I drove very carefully. I thought about how radically different today turned out for both of those people than either of them expected, how each of them suffered trauma in their different ways, and I felt deep empathy for both of them. I was very grateful to get home to my quiet little life in my quiet little house in my quiet little yard.

Stellar’s Last Days: a Stroke?

It was a beautiful morning. I’m grateful that Stellar and I got to enjoy a half-hour ramble off our usual trails, just for a change of pace. He’s doing really well considering he suffered some sort of neurological incident last weekend. You can tell by looking at his left eye, how both lids droop. It was just my best guess, until Karen asked Dr. Dave to check out this and a couple other pictures. His response was:

“The issue would appear to be a neurological one. The two most likely causes are stroke and a viral infection of the nerve supplying the eyelid. Other possibilities are a tumor near the nerve, or a traumatic incident to the nerve. Similar lesions in the brain can cause  signs as seen here. In any case palliative care is probably the treatment of choice as there are possibilities of recovery with no treatment.”

I am so grateful for the support and input from these friends, who despite such busy lives of their own took time to consider my concerns for my dear dog. I’m grateful for the bonds of community and friendship, that can lay dormant for a long time and wake when needed at a moment’s notice.

Meanwhile, we’re still contending with the hindquarter weakness, notably in his right leg, which tends to turn out and is often unable to straighten under him. But he’s a stoic, noble animal, and he keeps dragging himself up and out whenever I ask if he wants to go for a walk. Once he’s out the gate his nose takes over, and he joyfully sniffs his way through the woods, intermittently looking back for me and adjusting his course to mine. I’m grateful for his perseverance, his devoted companionship, and his unconditional love and acceptance.
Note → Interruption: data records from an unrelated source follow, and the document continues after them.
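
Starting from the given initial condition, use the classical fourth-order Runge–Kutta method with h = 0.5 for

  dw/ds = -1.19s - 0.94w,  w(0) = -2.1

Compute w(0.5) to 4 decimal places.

-1.4411

RK4: k1 = f(s_n, w_n); k2 = f(s_n + h/2, w_n + (h/2)·k1); k3 = f(s_n + h/2, w_n + (h/2)·k2); k4 = f(s_n + h, w_n + h·k3); w_{n+1} = w_n + (h/6)·(k1 + 2k2 + 2k3 + k4).
s=0.000000, w=-2.100000:
  k1 = f(0.000000, -2.100000) = 1.974000
  k2 = f(0.250000, -1.606500) = 1.212610
  k3 = f(0.250000, -1.796848) = 1.391537
  k4 = f(0.500000, -1.404232) = 0.724978
  w ← -2.100000 + (0.5/6)·(k1 + 2k2 + 2k3 + k4) = -1.441061
w(0.5) ≈ -1.4411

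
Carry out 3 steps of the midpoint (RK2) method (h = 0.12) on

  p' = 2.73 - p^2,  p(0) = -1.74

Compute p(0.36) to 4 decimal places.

Midpoint: k1 = f(t_n, p_n); k2 = f(t_n + h/2, p_n + (h/2)·k1); p_{n+1} = p_n + h·k2.
t=0.000000, p=-1.740000:
  k1 = f(0.000000, -1.740000) = -0.297600
  k2 = f(0.060000, -1.757856) = -0.360058
  p ← -1.740000 + 0.12·(-0.360058) = -1.783207
t=0.120000, p=-1.783207:
  k1 = f(0.120000, -1.783207) = -0.449827
  k2 = f(0.180000, -1.810197) = -0.546812
  p ← -1.783207 + 0.12·(-0.546812) = -1.848824
t=0.240000, p=-1.848824:
  k1 = f(0.240000, -1.848824) = -0.688151
  k2 = f(0.300000, -1.890113) = -0.842529
  p ← -1.848824 + 0.12·(-0.842529) = -1.949928
p(0.36) ≈ -1.9499

-1.9499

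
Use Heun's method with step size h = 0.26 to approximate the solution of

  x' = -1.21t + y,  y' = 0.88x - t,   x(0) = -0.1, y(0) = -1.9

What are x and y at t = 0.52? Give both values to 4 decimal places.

Heun on (x,y): k1 = f(t_n, state_n); k2 = f(t_n + h, state_n + h·k1); state_{n+1} = state_n + (h/2)·(k1 + k2).
0.000000: (-0.100000, -1.900000)
  k1 = (-1.900000, -0.088000)
  predictor → (-0.594000, -1.922880)
  k2 = (-2.237480, -0.782720)
  → (-0.637872, -2.013194)
0.260000: (-0.637872, -2.013194)
  k1 = (-2.327794, -0.821328)
  predictor → (-1.243099, -2.226739)
  k2 = (-2.855939, -1.613927)
  → (-1.311758, -2.329777)
(x(0.52), y(0.52)) ≈ (-1.3118, -2.3298)

-1.3118, -2.3298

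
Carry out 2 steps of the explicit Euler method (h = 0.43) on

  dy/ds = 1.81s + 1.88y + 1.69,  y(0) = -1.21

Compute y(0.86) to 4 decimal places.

-1.5815

Euler: y_{n+1} = y_n + h·f(s_n, y_n).
s=0.000000, y=-1.210000: f=-0.584800 → y ← -1.210000 + 0.43·(-0.584800) = -1.461464
s=0.430000, y=-1.461464: f=-0.279252 → y ← -1.461464 + 0.43·(-0.279252) = -1.581542
y(0.86) ≈ -1.5815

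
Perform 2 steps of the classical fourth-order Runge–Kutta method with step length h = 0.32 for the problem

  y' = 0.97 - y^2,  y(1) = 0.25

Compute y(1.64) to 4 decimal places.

0.7004

RK4: k1 = f(t_n, y_n); k2 = f(t_n + h/2, y_n + (h/2)·k1); k3 = f(t_n + h/2, y_n + (h/2)·k2); k4 = f(t_n + h, y_n + h·k3); y_{n+1} = y_n + (h/6)·(k1 + 2k2 + 2k3 + k4).
t=1.000000, y=0.250000:
  k1 = f(1.000000, 0.250000) = 0.907500
  k2 = f(1.160000, 0.395200) = 0.813817
  k3 = f(1.160000, 0.380211) = 0.825440
  k4 = f(1.320000, 0.514141) = 0.705659
  y ← 0.250000 + (0.32/6)·(k1 + 2k2 + 2k3 + k4) = 0.510889
t=1.320000, y=0.510889:
  k1 = f(1.320000, 0.510889) = 0.708992
  k2 = f(1.480000, 0.624328) = 0.580215
  k3 = f(1.480000, 0.603724) = 0.605518
  k4 = f(1.640000, 0.704655) = 0.473461
  y ← 0.510889 + (0.32/6)·(k1 + 2k2 + 2k3 + k4) = 0.700432
y(1.64) ≈ 0.7004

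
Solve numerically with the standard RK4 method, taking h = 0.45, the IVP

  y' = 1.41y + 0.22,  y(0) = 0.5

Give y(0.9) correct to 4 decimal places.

RK4: k1 = f(s_n, y_n); k2 = f(s_n + h/2, y_n + (h/2)·k1); k3 = f(s_n + h/2, y_n + (h/2)·k2); k4 = f(s_n + h, y_n + h·k3); y_{n+1} = y_n + (h/6)·(k1 + 2k2 + 2k3 + k4).
s=0.000000, y=0.500000:
  k1 = f(0.000000, 0.500000) = 0.925000
  k2 = f(0.225000, 0.708125) = 1.218456
  k3 = f(0.225000, 0.774153) = 1.311555
  k4 = f(0.450000, 1.090200) = 1.757182
  y ← 0.500000 + (0.45/6)·(k1 + 2k2 + 2k3 + k4) = 1.080665
s=0.450000, y=1.080665:
  k1 = f(0.450000, 1.080665) = 1.743738
  k2 = f(0.675000, 1.473006) = 2.296939
  k3 = f(0.675000, 1.597477) = 2.472442
  k4 = f(0.900000, 2.193264) = 3.312503
  y ← 1.080665 + (0.45/6)·(k1 + 2k2 + 2k3 + k4) = 2.175291
y(0.9) ≈ 2.1753

2.1753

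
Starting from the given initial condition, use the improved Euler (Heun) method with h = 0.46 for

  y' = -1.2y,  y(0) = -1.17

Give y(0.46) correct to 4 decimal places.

-0.7024

Heun: k1 = f(s_n, y_n); k2 = f(s_n + h, y_n + h·k1); y_{n+1} = y_n + (h/2)·(k1 + k2).
s=0.000000, y=-1.170000:
  k1 = f(0.000000, -1.170000) = 1.404000
  k2 = f(0.460000, -0.524160) = 0.628992
  y ← -1.170000 + (0.46/2)·(1.404000 + 0.628992) = -0.702412
y(0.46) ≈ -0.7024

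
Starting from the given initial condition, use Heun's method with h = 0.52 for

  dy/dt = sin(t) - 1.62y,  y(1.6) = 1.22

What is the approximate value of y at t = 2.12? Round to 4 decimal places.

Heun: k1 = f(t_n, y_n); k2 = f(t_n + h, y_n + h·k1); y_{n+1} = y_n + (h/2)·(k1 + k2).
t=1.600000, y=1.220000:
  k1 = f(1.600000, 1.220000) = -0.976826
  k2 = f(2.120000, 0.712050) = -0.300581
  y ← 1.220000 + (0.52/2)·(-0.976826 + (-0.300581)) = 0.887874
y(2.12) ≈ 0.8879

0.8879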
I’m grateful for the beauty around me, whenever I take time to turn my attention to it. This evening, sun lighting the sprinkler caught my eye. Though the camera couldn’t quite capture the glitter of it.
I’m grateful for this and all the other trees I live among. I’m grateful for trees in general, and for all the new scientific insights and understandings currently arising about just how sentient and interconnected they are. As my heart breaks for all beings in the path of wildfires, I feel especially concerned for and attached to the idea of the giant sequoias now threatened by the Paradise Fire in Sequoia National Park. I’m grateful, though, that this little patch of trees where I live survived another day without burning up.